Laura Bispuri a toujours voulu parler des femmes. "C’est comme une mission que je me serais toujours donnée dans mon travail, un geste politique. Dans l’histoire du cinéma, les femmes ont beaucoup été marginalisées, elles sont les épouses qui attendent patiemment que leurs maris rentrent à la maison et qu’on a souvent dépeintes de façon trop superficielle. Il est grand temps de changer cette image. Si certains estiment que mon film ne donne pas suffisamment de place à l’homme, j’en serai d’une certaine manière contente, car c’est bien ainsi que le film a été pensé, quand bien même il y a un personnage masculin merveilleux, Umberto, le personnage le plus positif sans doute", analyse la cinéaste.
Laura Bispuri a choisi de situer Ma fille en Sardaigne parce que l’île a de nombreuses facettes : son caractère lyrique, fantastique et magique coexiste avec sa nature brute, concrète. "Deux versants que je recherche aussi à faire cohabiter dans ma façon de tourner. J’ai aussi un lien particulier avec la Sardaigne, j’y passais des vacances quand j’étais enfant, puis quand j’y suis retournée avec ma propre fille, le voyage m’a fait forte impression. J’ai choisi d’y tourner ce récit en particulier à cause d’abord de son paysage éclatant, qui évoque assez bien la force maternelle. Attention, je suis pétrifiée à l’idée que les paysages soient trop pittoresques, je veux au contraire qu’ils deviennent assez familiers pour parvenir à les oublier. Puis, quand je construis les personnages, il faut qu’ils soient eux aussi comme conscients de l’importance du paysage, qu’ils fassent corps avec lui avant de l’oublier, et c’est ensuite que je concentre mon attention sur les comédiennes et leur rôle. Je voulais aussi que le film montre un espace où la tradition coexiste avec la modernité.
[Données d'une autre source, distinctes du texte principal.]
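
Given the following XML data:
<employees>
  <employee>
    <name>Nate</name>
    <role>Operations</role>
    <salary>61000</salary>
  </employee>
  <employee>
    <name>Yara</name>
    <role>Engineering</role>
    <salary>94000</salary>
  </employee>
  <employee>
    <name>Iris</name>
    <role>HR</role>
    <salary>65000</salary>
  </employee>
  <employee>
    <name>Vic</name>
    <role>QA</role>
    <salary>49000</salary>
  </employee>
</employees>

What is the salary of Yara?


Searching for <employee> with <name>Yara</name>
Found at position 2
<salary>94000</salary>

ANSWER: 94000


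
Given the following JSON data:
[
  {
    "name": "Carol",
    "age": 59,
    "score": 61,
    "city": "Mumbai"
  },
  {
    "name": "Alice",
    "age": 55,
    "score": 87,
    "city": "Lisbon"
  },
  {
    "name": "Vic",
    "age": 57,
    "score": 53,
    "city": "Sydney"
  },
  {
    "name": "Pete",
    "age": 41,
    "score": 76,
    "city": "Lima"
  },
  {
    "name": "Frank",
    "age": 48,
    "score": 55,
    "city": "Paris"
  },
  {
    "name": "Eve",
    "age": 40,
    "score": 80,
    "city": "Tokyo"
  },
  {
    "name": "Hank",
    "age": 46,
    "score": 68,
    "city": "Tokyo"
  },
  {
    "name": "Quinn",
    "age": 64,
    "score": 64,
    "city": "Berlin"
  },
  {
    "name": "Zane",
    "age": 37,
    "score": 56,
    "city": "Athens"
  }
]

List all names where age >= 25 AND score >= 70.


Checking both conditions:
  Carol (age=59, score=61) -> no
  Alice (age=55, score=87) -> YES
  Vic (age=57, score=53) -> no
  Pete (age=41, score=76) -> YES
  Frank (age=48, score=55) -> no
  Eve (age=40, score=80) -> YES
  Hank (age=46, score=68) -> no
  Quinn (age=64, score=64) -> no
  Zane (age=37, score=56) -> no


ANSWER: Alice, Pete, Eve


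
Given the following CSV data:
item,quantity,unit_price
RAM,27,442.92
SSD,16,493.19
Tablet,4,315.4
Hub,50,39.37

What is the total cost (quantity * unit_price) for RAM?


Row: RAM
quantity = 27
unit_price = 442.92
total = 27 * 442.92 = 11958.84

ANSWER: 11958.84


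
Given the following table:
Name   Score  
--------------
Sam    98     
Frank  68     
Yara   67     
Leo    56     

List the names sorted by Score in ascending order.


Sorting by Score (ascending):
  Leo: 56
  Yara: 67
  Frank: 68
  Sam: 98


ANSWER: Leo, Yara, Frank, Sam


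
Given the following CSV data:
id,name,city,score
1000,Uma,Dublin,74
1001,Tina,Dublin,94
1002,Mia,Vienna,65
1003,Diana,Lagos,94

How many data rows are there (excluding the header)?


Counting rows (excluding header):
Header: id,name,city,score
Data rows: 4

ANSWER: 4


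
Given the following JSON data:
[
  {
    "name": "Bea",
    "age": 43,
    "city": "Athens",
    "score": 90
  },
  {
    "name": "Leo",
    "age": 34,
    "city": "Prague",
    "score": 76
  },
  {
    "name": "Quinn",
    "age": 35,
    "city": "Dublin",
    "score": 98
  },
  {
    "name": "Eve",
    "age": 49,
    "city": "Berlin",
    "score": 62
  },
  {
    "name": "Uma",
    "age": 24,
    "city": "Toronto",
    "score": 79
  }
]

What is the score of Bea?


Looking up record where name = Bea
Record index: 0
Field 'score' = 90

ANSWER: 90


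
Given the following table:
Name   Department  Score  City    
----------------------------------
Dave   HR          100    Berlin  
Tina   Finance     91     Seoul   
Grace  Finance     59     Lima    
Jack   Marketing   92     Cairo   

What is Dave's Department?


Row 1: Dave
Department = HR

ANSWER: HR


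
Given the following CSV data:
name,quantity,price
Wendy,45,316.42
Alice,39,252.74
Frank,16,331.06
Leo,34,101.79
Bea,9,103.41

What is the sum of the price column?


Values in 'price' column:
  Row 1: 316.42
  Row 2: 252.74
  Row 3: 331.06
  Row 4: 101.79
  Row 5: 103.41
Sum = 316.42 + 252.74 + 331.06 + 101.79 + 103.41 = 1105.42

ANSWER: 1105.42


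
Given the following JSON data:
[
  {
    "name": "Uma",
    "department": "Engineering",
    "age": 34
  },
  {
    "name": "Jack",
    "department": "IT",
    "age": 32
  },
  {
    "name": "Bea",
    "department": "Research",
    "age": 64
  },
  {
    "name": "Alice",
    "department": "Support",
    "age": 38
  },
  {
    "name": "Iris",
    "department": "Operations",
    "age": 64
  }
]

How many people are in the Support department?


Scanning records for department = Support
  Record 3: Alice
Count: 1

ANSWER: 1


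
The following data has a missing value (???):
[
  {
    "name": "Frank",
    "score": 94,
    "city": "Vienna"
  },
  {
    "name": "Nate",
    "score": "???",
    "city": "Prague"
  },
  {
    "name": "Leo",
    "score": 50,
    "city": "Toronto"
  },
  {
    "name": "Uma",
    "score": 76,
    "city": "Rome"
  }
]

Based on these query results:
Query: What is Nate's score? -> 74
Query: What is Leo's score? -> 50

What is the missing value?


The missing value is Nate's score
From query: Nate's score = 74

ANSWER: 74


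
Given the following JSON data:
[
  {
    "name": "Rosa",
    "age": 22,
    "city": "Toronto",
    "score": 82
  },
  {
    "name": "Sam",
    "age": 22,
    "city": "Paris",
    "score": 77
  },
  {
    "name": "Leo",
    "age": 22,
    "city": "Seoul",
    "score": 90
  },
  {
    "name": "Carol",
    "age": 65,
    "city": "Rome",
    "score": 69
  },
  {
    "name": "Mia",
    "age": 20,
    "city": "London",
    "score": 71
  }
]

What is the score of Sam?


Looking up record where name = Sam
Record index: 1
Field 'score' = 77

ANSWER: 77


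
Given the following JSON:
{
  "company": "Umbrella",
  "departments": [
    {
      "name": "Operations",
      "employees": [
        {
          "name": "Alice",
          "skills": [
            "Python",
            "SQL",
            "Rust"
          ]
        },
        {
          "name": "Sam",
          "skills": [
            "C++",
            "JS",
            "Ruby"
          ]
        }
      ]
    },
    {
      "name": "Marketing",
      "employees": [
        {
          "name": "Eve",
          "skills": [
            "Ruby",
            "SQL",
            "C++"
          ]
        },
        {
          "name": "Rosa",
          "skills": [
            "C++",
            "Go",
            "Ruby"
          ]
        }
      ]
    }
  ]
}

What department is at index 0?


Path: departments[0].name
Value: Operations

ANSWER: Operations


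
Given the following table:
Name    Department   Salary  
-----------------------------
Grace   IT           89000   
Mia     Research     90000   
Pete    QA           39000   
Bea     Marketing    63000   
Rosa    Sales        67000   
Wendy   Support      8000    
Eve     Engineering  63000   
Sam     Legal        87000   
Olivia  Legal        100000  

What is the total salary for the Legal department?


Legal department members:
  Sam: 87000
  Olivia: 100000
Total = 87000 + 100000 = 187000

ANSWER: 187000


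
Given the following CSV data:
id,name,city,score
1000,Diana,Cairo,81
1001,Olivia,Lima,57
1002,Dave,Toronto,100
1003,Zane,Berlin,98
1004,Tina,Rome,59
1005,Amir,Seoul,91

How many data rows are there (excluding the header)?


Counting rows (excluding header):
Header: id,name,city,score
Data rows: 6

ANSWER: 6


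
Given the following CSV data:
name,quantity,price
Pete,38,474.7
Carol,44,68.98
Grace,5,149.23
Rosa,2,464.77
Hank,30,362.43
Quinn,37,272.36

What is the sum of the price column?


Values in 'price' column:
  Row 1: 474.7
  Row 2: 68.98
  Row 3: 149.23
  Row 4: 464.77
  Row 5: 362.43
  Row 6: 272.36
Sum = 474.7 + 68.98 + 149.23 + 464.77 + 362.43 + 272.36 = 1792.47

ANSWER: 1792.47


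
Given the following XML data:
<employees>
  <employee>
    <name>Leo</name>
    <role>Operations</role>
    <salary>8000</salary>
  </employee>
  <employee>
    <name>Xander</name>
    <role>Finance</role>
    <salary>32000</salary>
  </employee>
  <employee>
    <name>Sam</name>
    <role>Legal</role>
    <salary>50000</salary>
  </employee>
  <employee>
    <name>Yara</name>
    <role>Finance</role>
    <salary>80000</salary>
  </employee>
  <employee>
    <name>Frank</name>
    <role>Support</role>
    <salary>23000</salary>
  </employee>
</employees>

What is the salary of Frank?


Searching for <employee> with <name>Frank</name>
Found at position 5
<salary>23000</salary>

ANSWER: 23000


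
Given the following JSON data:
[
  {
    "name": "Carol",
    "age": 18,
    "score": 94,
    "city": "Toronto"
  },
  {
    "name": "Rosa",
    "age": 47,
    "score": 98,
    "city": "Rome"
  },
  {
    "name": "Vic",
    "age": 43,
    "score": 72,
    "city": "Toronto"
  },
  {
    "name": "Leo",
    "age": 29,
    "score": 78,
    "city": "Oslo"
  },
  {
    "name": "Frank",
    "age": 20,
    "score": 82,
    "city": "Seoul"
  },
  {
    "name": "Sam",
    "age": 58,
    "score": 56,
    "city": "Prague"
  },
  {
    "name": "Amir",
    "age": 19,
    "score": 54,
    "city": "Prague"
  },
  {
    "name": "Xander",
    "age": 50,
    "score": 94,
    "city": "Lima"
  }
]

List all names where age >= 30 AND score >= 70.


Checking both conditions:
  Carol (age=18, score=94) -> no
  Rosa (age=47, score=98) -> YES
  Vic (age=43, score=72) -> YES
  Leo (age=29, score=78) -> no
  Frank (age=20, score=82) -> no
  Sam (age=58, score=56) -> no
  Amir (age=19, score=54) -> no
  Xander (age=50, score=94) -> YES


ANSWER: Rosa, Vic, Xander


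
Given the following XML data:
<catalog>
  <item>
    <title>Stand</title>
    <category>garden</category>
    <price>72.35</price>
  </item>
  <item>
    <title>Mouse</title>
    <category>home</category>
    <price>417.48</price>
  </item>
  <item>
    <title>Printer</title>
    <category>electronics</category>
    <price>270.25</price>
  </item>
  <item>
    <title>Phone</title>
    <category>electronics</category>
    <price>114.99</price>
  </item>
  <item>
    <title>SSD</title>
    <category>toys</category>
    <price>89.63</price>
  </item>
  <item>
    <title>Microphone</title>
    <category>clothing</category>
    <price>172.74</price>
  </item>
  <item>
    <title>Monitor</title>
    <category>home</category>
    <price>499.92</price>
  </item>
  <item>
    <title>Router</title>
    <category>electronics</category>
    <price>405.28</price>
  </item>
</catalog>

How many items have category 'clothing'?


Scanning <item> elements for <category>clothing</category>:
  Item 6: Microphone -> MATCH
Count: 1

ANSWER: 1


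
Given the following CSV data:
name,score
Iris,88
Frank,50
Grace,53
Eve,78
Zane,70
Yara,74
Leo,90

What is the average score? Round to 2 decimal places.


Scores: 88, 50, 53, 78, 70, 74, 90
Sum = 503
Count = 7
Average = 503 / 7 = 71.86

ANSWER: 71.86


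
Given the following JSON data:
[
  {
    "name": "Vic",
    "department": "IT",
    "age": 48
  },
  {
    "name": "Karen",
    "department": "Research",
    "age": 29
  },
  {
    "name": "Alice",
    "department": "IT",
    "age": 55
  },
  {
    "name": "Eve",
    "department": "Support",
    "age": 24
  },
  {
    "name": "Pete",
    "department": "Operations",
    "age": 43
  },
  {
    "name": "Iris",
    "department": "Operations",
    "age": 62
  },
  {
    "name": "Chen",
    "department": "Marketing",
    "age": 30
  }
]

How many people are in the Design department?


Scanning records for department = Design
  No matches found
Count: 0

ANSWER: 0


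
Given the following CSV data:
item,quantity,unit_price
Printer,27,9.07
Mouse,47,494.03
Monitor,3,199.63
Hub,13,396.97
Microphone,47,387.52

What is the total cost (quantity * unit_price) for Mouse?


Row: Mouse
quantity = 47
unit_price = 494.03
total = 47 * 494.03 = 23219.41

ANSWER: 23219.41


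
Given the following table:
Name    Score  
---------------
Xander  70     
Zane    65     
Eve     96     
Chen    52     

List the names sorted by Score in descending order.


Sorting by Score (descending):
  Eve: 96
  Xander: 70
  Zane: 65
  Chen: 52


ANSWER: Eve, Xander, Zane, Chen


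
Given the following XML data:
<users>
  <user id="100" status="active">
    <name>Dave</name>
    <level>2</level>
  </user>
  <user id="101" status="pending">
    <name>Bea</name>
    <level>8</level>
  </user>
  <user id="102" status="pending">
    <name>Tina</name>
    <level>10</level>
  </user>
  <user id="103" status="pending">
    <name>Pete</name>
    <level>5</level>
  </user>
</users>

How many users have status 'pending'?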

Ce mélange constant d’éléments anciens et contemporains, que j’ai observé lors de mes repérages et dans mes recherches, m’a fait penser à un territoire en quête d’une nouvelle identité, qui reflète bien le parcours des trois protagonistes du film, en particulier celui de Vittoria, une fille qui découvre et essaye de comprendre qui elle est et qui elle voudrait devenir", explique la réalisatrice.
Laura Bispuri avait déjà établi une relation forte avec Alba Rohrwacher en travaillant avec elle sur son film précédent, Vierge sous serment, et c’est pour elle qu'elle a écrit le personnage d’Angelica. "C’est un rôle en complète opposition avec celui qu’elle a joué dans mon premier film, car Angelica est un personnage chaleureux, exalté, explosif même. Quant au personnage incarné par Valeria Golino, nous avons passé beaucoup de temps ensemble à le construire, en recherchant en particulier des correspondances avec le contexte spécifique de la Sardaigne. Peu à peu, j’ai vu le personnage de Tina grandir en elle. Sara Casu, qui joue Vittoria, vit réellement en Sardaigne. Cette jeune fille m’a enchantée avec sa voix et ses couleurs, qui ont si peu à voir avec le folklore traditionnel sarde. Sara a déjà un talent incroyable et travailler avec elle m’a permis de vivre les scènes avec une intensité et un émerveillement permanents", confie la cinéaste.